Así las cosas, la única voz que oímos durante la aventura individual es la de una narradora que cuenta todo lo que va sucediendo e incluso se detiene a explicar algunas de las acciones que nosotros mismos hacemos de forma espontánea. Lamentablemente la voz solo está disponible en inglés, al igual que los textos que la acompañan, de modo que si no dominas el lenguaje de Shakespeare probablemente no te enteres tan bien como te gustaría de esta historia sorprendentemente profunda.

La otra parte negativa de la campaña individual de Genital Jousting es su duración, pues en algo menos de dos horas podremos haberla terminado. Sin embargo, y al contrario de lo que pudiéramos pensar, esta historia es mucho más imprescindible de lo que cabría esperar. Sobre ella solo queda decir que el protagonista, John, siempre se comporta como un auténtico estúpido, pero la narración nunca parece reprenderle por ello. Tal vez ello hubiera sido el redondeo a una historia estupenda.

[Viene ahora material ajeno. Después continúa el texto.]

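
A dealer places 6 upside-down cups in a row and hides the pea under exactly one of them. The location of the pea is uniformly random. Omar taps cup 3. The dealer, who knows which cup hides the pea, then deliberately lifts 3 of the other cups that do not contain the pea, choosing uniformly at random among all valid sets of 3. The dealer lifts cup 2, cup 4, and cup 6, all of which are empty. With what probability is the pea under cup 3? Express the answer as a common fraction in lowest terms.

1/6

Apply Bayes' rule, conditioning on where the pea actually is.
If it is under either of cups 1 and 5 (prior 1/6 each): the dealer has 4 equally likely choices, so probability 1/4; weight (1/6)·(1/4) = 1/24 each.
If it is under any of cups 2, 4, and 6 (prior 1/6 each): that cup was opened and seen not to hold the prize — ruled out; weight (1/6)·0 = 0 each.
If it is under cup 3 (prior 1/6): the dealer has 10 equally likely choices, so probability 1/10; weight (1/6)·(1/10) = 1/60.
The weights sum to 1/10.
So P(the pea under cup 3 | the dealer opened cup 2, cup 4, and cup 6) = (1/60) / (1/10) = 1/6.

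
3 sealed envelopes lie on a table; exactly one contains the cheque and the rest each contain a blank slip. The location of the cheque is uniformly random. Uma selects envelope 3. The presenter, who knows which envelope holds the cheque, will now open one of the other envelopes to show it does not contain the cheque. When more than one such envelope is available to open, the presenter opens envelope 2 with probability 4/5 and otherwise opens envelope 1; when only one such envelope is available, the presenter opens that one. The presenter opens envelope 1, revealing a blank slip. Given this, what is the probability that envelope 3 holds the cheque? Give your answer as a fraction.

1/6

Apply Bayes' rule, conditioning on where the cheque actually is.
If it is in envelope 1 (prior 1/3): the presenter opened envelope 1, so this case is ruled out; weight (1/3)·0 = 0.
If it is in envelope 2 (prior 1/3): only envelope 1 is available, probability 1; weight (1/3)·1 = 1/3.
If it is in envelope 3 (prior 1/3): envelope 2 is available but not opened, probability 1/5; weight (1/3)·(1/5) = 1/15.
The weights sum to 2/5.
So P(the cheque in envelope 3 | the presenter opened envelope 1) = (1/15) / (2/5) = 1/6.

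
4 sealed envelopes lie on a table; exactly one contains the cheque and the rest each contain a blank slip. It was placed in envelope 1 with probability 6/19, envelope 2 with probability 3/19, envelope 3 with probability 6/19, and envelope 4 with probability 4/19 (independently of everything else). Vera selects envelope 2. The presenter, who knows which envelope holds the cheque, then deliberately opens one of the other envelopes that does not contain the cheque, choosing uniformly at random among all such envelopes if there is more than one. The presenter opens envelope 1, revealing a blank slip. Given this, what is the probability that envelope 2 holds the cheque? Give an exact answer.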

Si el modo historia no es lo que te llama la atención de este Genital Jousting, algo que podemos entender, sigues teniendo a tu completa disposición un multijugador competitivo de lo más divertido e hilarante. Puedes jugar de forma local junto a otros tres amigos y hacerlo con un solo mando o teclado, pero también puedes saltar al terreno online y enfrentarte a otros jugadores de cualquier parte del mundo.

Por si fuera poco también contamos con una sencilla y complementaria modalidad cooperativa en la que podemos completar junto a un solo amigo diferentes desafíos obviamente relacionados con penes. En la modalidad principal el objetivo cambia de ronda a ronda ligeramente, lo que le aporta una variedad de lo más interesante a un título ya divertido de por sí en su propuesta jugable habitual y más corriente.

Joel Castillo

Jugabilidad: Se trata del apartado más importante en Genital Jousting, pues la propuesta jugable es la base de un título de lo más divertido. El modo multijugador lleva siendo todo un éxito desde hace un año, cuando se estrenó el Early Access del videojuego de Free Lives, pero el modo campaña no se ha quedado atrás y es una adición que todo poseedor del juego debería completar.

Gráficos: Genital Jousting no necesita un potente apartado gráfico para destacar en lo que debe destacar y en cierto modo “camufla” lo escatológico de su propuesta con un colorido muy llamativo.

Sonido: La música siempre acompaña de forma simpática todas las situaciones que nos vamos encontrando, pero donde destaca el apartado sonoro de Genital Jousting es en la voz de la narradora de la historia principal, que borda su papel.

Duración: El modo historia (la principal adición de Genital Jousting en su versión definitiva) puede completarse en alrededor de una hora y media, mientras que el resto de modos multijugador (tanto cooperativos como competitivos) nos durarán todo lo que la propuesta jugable sea capaz de engancharnos, que podría ser mucho.

Conclusión: Cuando uno oye hablar de cómo es Genital Jousting es probable que no se lo tome demasiado en serio, pero lo cierto es que todo lo que quiere hacer lo hace a las mil maravillas. Lo que ya conocíamos de él, la parte multijugador, es tan divertida como siempre y merece la pena echarle un ratillo de vez en cuando. La parte novedosa, la historia individual, es todo un soplo de aire fresco y algo mucho más sorprendente y profunda en lo narrativo de lo que hubiéramos podido esperar.